И Лулу снова затянул свою песенку:
— Не хоцу доктора! Не хоцу, чтобы он приходил! Не хоцу!..
Сполоснув таз у колодца, вернулась мать.
— Будь у нас хоть вода в доме! — вздохнула она.
Мать потянула дверную ручку, но дверь так и не закрылась.
— Послушай, Жако, придется все‑таки кому‑нибудь из вас починить дверь, тебе или отцу…

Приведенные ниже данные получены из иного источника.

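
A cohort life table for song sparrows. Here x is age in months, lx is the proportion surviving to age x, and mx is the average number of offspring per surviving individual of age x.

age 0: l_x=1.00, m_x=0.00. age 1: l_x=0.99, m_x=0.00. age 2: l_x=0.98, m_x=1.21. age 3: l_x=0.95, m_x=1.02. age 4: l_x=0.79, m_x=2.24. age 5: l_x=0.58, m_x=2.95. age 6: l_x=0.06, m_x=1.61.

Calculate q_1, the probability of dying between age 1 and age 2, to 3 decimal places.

q_1 = (l_1 − l_2) / l_1 = (0.99 − 0.98) / 0.99
     = 0.01 / 0.99 = 0.010101… → 0.010

0.010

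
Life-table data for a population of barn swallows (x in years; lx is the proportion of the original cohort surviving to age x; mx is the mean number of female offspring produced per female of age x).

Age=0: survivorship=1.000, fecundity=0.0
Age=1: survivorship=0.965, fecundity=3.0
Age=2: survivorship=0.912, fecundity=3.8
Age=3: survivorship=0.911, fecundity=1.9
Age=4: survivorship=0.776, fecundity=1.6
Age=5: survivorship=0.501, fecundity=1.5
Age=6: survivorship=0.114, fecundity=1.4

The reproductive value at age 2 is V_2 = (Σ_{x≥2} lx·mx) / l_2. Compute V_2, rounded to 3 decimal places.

8.058

lx·mx for x ≥ 2: 3.4656, 1.7309, 1.2416, 0.7515, 0.1596 → sum = 7.3492
V_2 = 7.3492 / l_2 = 7.3492 / 0.912 = 8.058333… → 8.058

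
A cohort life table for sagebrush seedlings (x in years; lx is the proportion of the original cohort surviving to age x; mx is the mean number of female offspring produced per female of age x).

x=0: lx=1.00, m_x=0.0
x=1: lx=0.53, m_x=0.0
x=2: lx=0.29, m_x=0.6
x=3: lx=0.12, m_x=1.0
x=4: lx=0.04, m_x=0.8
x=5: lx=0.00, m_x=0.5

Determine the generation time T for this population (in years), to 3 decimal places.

2.564

lx·mx: 0, 0, 0.174, 0.12, 0.032, 0 → R0 = 0.326
x·lx·mx: 0, 0, 0.348, 0.36, 0.128, 0 → Σ = 0.836
T = 0.836 / 0.326 = 2.564417… → 2.564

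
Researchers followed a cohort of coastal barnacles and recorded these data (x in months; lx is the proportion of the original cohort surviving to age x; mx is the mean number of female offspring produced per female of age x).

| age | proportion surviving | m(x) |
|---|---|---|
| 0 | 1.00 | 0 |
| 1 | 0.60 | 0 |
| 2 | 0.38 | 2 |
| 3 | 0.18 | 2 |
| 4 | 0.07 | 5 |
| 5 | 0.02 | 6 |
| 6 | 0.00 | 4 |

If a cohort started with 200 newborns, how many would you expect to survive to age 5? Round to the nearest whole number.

4

Expected survivors = N0 · l_5 = 200 × 0.02 = 4 → 4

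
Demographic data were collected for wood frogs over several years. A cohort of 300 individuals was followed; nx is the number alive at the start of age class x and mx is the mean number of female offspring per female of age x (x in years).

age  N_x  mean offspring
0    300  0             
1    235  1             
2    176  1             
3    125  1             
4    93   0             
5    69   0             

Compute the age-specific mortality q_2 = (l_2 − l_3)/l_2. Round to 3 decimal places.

0.290

lx = nx/n0 = nx/300: 1, 0.78333…, 0.58667…, 0.41667…, 0.31, 0.23
q_2 = (l_2 − l_3) / l_2 = (0.586667… − 0.416667…) / 0.586667…
     = 0.17… / 0.586667… = 0.289773… → 0.290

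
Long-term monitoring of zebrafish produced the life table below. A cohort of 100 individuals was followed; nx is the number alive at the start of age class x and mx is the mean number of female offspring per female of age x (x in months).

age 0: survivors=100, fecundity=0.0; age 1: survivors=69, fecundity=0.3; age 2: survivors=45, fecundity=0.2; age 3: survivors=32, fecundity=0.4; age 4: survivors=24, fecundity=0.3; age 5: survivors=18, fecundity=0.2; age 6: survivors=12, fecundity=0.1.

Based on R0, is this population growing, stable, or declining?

lx = nx/n0 = nx/100: 1, 0.69, 0.45, 0.32, 0.24, 0.18, 0.12
R0 = Σ lx·mx = 0 + 0.207 + 0.09 + 0.128 + 0.072 + 0.036 + 0.012 = 0.545
R0 < 1, so the population is declining.

declining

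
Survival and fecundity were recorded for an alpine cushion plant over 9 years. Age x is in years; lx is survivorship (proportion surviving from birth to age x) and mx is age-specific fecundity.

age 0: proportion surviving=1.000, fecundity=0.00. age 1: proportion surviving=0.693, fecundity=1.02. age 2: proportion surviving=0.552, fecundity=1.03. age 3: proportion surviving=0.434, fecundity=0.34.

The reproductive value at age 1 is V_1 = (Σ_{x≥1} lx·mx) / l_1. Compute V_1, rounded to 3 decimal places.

lx·mx for x ≥ 1: 0.70686, 0.56856, 0.14756 → sum = 1.42298
V_1 = 1.42298 / l_1 = 1.42298 / 0.693 = 2.053362… → 2.053

2.053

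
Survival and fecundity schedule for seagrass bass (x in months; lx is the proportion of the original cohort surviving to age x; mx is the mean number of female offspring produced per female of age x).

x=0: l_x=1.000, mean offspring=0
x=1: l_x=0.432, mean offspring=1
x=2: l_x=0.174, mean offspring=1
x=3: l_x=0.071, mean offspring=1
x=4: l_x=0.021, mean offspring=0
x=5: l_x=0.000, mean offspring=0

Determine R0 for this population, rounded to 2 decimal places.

0.68

lx·mx by age: 0, 0.432, 0.174, 0.071, 0, 0
R0 = Σ lx·mx = 0.677 → 0.68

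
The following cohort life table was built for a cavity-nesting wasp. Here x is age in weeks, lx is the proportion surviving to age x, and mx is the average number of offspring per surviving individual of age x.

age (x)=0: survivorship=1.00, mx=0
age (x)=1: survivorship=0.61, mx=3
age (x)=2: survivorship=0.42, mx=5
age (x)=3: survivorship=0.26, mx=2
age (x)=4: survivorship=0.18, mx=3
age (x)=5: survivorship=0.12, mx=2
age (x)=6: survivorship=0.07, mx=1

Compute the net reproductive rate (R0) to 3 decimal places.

5.300

lx·mx by age: 0, 1.83, 2.1, 0.52, 0.54, 0.24, 0.07
R0 = Σ lx·mx = 5.3 → 5.300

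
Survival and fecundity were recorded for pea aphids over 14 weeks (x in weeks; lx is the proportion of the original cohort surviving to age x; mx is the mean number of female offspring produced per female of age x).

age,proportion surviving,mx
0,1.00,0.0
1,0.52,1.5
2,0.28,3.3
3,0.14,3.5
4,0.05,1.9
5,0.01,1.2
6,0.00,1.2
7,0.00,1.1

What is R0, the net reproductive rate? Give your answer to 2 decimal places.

2.30

lx·mx by age: 0, 0.78, 0.924, 0.49, 0.095, 0.012, 0, 0
R0 = Σ lx·mx = 2.301 → 2.30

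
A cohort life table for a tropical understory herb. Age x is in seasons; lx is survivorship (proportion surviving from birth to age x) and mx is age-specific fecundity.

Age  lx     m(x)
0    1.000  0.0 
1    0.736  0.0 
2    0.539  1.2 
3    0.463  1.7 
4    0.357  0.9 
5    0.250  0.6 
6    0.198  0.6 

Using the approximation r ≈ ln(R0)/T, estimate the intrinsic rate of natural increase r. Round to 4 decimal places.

R0 = Σ lx·mx = 0 + 0 + 0.6468 + 0.7871 + 0.3213 + 0.15 + 0.1188 = 2.024
Σ x·lx·mx = 6.4029; T = 6.4029/2.024 = 3.16349…
r ≈ ln(R0)/T = ln(2.024)/3.16349… = 0.222879… → 0.2229

0.2229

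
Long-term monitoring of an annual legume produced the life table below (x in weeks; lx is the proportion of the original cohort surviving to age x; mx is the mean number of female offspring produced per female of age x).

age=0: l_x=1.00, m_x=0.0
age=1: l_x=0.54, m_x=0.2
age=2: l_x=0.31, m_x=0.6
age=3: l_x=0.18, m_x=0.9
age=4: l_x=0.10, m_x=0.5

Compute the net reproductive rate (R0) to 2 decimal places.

lx·mx by age: 0, 0.108, 0.186, 0.162, 0.05
R0 = Σ lx·mx = 0.506 → 0.51

0.51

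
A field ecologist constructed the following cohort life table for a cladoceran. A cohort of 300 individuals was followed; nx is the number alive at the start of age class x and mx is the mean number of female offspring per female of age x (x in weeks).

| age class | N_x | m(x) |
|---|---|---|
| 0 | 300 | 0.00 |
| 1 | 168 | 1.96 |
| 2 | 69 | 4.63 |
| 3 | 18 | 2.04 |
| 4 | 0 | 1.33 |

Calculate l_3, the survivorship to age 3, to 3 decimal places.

l_3 = n_3/n_0 = 18/300 = 0.06 → 0.060

0.060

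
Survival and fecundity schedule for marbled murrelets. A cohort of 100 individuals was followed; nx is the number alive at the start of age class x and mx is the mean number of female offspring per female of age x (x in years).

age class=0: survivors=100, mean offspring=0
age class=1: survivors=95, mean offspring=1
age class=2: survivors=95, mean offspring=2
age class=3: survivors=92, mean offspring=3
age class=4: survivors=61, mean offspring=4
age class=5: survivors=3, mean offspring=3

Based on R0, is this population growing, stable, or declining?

lx = nx/n0 = nx/100: 1, 0.95, 0.95, 0.92, 0.61, 0.03
R0 = Σ lx·mx = 0 + 0.95 + 1.9 + 2.76 + 2.44 + 0.09 = 8.14
R0 > 1, so the population is growing.

growing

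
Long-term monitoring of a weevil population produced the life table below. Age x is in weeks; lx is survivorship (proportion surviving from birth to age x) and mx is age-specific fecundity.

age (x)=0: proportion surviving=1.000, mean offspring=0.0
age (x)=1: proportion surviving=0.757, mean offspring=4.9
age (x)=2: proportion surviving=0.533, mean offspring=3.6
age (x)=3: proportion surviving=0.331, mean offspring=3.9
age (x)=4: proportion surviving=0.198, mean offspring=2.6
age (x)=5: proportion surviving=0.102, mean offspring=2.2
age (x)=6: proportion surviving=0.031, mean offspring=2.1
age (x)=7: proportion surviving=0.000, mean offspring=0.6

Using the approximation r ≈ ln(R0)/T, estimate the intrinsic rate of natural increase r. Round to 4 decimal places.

R0 = Σ lx·mx = 0 + 3.7093 + 1.9188 + 1.2909 + 0.5148 + 0.2244 + 0.0651 + 0 = 7.7233
Σ x·lx·mx = 14.9914; T = 14.9914/7.7233 = 1.94106…
r ≈ ln(R0)/T = ln(7.7233)/1.94106… = 1.053157… → 1.0532

1.0532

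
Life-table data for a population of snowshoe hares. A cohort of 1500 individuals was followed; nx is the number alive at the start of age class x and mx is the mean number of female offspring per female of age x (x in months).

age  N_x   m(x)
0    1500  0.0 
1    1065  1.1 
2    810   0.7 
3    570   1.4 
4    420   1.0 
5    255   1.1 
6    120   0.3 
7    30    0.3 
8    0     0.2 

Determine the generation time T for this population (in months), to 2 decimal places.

lx = nx/n0 = nx/1500: 1, 0.71, 0.54, 0.38, 0.28, 0.17, 0.08, 0.02, 0
lx·mx: 0, 0.781, 0.378, 0.532, 0.28, 0.187, 0.024, 0.006, 0 → R0 = 2.188
x·lx·mx: 0, 0.781, 0.756, 1.596, 1.12, 0.935, 0.144, 0.042, 0 → Σ = 5.374
T = 5.374 / 2.188 = 2.456124… → 2.46

2.46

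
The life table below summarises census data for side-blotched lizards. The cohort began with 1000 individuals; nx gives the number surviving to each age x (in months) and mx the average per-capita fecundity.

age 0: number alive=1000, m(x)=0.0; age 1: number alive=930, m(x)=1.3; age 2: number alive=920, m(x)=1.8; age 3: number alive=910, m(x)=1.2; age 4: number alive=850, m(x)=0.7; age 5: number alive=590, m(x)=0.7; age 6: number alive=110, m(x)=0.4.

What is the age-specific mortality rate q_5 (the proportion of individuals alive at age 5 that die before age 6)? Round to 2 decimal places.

0.81

lx = nx/n0 = nx/1000: 1, 0.93, 0.92, 0.91, 0.85, 0.59, 0.11
q_5 = (l_5 − l_6) / l_5 = (0.59 − 0.11) / 0.59
     = 0.48 / 0.59 = 0.813559… → 0.81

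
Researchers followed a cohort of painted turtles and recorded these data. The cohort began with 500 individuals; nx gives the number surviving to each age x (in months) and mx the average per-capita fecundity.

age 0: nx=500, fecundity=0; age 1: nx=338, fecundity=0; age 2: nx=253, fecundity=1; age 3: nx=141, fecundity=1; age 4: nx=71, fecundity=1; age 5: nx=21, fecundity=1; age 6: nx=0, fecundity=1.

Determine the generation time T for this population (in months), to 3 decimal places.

2.712

lx = nx/n0 = nx/500: 1, 0.676, 0.506, 0.282, 0.142, 0.042, 0
lx·mx: 0, 0, 0.506, 0.282, 0.142, 0.042, 0 → R0 = 0.972
x·lx·mx: 0, 0, 1.012, 0.846, 0.568, 0.21, 0 → Σ = 2.636
T = 2.636 / 0.972 = 2.711934… → 2.712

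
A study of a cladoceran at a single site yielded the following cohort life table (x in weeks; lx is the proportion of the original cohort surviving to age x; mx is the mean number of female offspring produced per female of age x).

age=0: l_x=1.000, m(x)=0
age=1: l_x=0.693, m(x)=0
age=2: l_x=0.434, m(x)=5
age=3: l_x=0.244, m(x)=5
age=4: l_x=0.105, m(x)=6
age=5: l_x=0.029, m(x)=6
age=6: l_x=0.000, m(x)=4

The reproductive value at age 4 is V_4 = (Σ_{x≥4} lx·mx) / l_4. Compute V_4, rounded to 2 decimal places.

7.66

lx·mx for x ≥ 4: 0.63, 0.174, 0 → sum = 0.804
V_4 = 0.804 / l_4 = 0.804 / 0.105 = 7.657143… → 7.66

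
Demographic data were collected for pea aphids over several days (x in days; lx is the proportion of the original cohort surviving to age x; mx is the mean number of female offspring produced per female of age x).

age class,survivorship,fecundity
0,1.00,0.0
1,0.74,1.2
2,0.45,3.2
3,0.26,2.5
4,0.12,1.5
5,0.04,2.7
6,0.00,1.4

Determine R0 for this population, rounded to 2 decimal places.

3.27

lx·mx by age: 0, 0.888, 1.44, 0.65, 0.18, 0.108, 0
R0 = Σ lx·mx = 3.266 → 3.27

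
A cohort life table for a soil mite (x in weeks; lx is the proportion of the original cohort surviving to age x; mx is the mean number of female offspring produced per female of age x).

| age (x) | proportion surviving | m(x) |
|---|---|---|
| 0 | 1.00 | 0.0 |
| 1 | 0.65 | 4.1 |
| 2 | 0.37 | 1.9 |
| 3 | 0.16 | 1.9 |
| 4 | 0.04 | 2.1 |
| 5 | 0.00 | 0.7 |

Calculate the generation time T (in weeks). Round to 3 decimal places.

1.416

lx·mx: 0, 2.665, 0.703, 0.304, 0.084, 0 → R0 = 3.756
x·lx·mx: 0, 2.665, 1.406, 0.912, 0.336, 0 → Σ = 5.319
T = 5.319 / 3.756 = 1.416134… → 1.416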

Выходя, Жако осмотрел дверь. Дверная петля была цела, но косяк треснул и отстал от облупившейся стены.
* * *
Нужно было перебрать несколько досок, сколотить их гвоздями, зашпаклевать щели. Казалось, в этом бараке нет ничего целого, крепкого. Все точно поражено болезнью или старостью — каждый камень, каждая рама, каждая черепица. Двери плохо закрываются, окна перекосило, печи дымят. Штукатурка страдает неизлечимой проказой, стены изрезаны длинными трещинами, похожими на татуировку, водосточные трубы проржавели. Пол покоробился, и от этого двери либо не сдвинешь с места, либо они без удержу хлопают. На обоях и на штукатурке выступают неизвестно откуда появившиеся пятна, можно подумать, что стены сами порождают их. Нижняя ступенька лестницы неудержимо оседает. Под нее для устойчивости подложили кирпич, но и он тоже куда‑то проваливается. Вся крыша в глубоких ранах, сквозь которые видно небо. Сырость размягчает самый остов здания. Оно вбирает в себя воду, как промокашка. По закону капиллярности вода просачивается между камнями, между кирпичами, и весь барак словно разбухает. Он кажется тяжелым, усталым, обрюзгшим, как больной водянкой. Стены коридора без устали плачут, а зимой сверкают ледяными узорами. Гвозди входят в перегородку, как в масло, но затем она начинает исподтишка выталкивать их обратно, и в одно прекрасное утро, убирая комнату, обнаруживаешь, что они все на полу. Проказа переходит со стен на мебель. Через три дня после своего водворения в доме новый стул уже приходит в дряхлость. Он скрипуче охает, деревянные части расползаются, соломенное сидение гниет. Ветхая одежда, которую отнесли на чердак, старая обувь, валяющаяся среди хлама под лестницей, покрываются гонким слоем плесени. Мебель покупалась от случая к случаю в зависимости от размера получки, поэтому ни одна вещь не подходит к другой, и все они словно огорчены, что попали в такую дурную компанию. Ремонт производится нерегулярно и не дает никаких результатов. При виде медленного разрушения здания у самого деятельного хозяина, у самой расторопной хозяйки опускаются руки. Ничто в доме не кажется прочным, устойчивым, настоящим. На всем лежит печать чего‑то временного, нездорового, недоделанного. Живут здесь, как на биваке. Занавески, которые радовали взгляд в магазине, повисли на окнах барака, как старые тряпки. Жаль поместить что‑нибудь новое в этот мир медленного умирания вещей, где все приходит в негодность. Бедность и новизна не вяжутся между собой.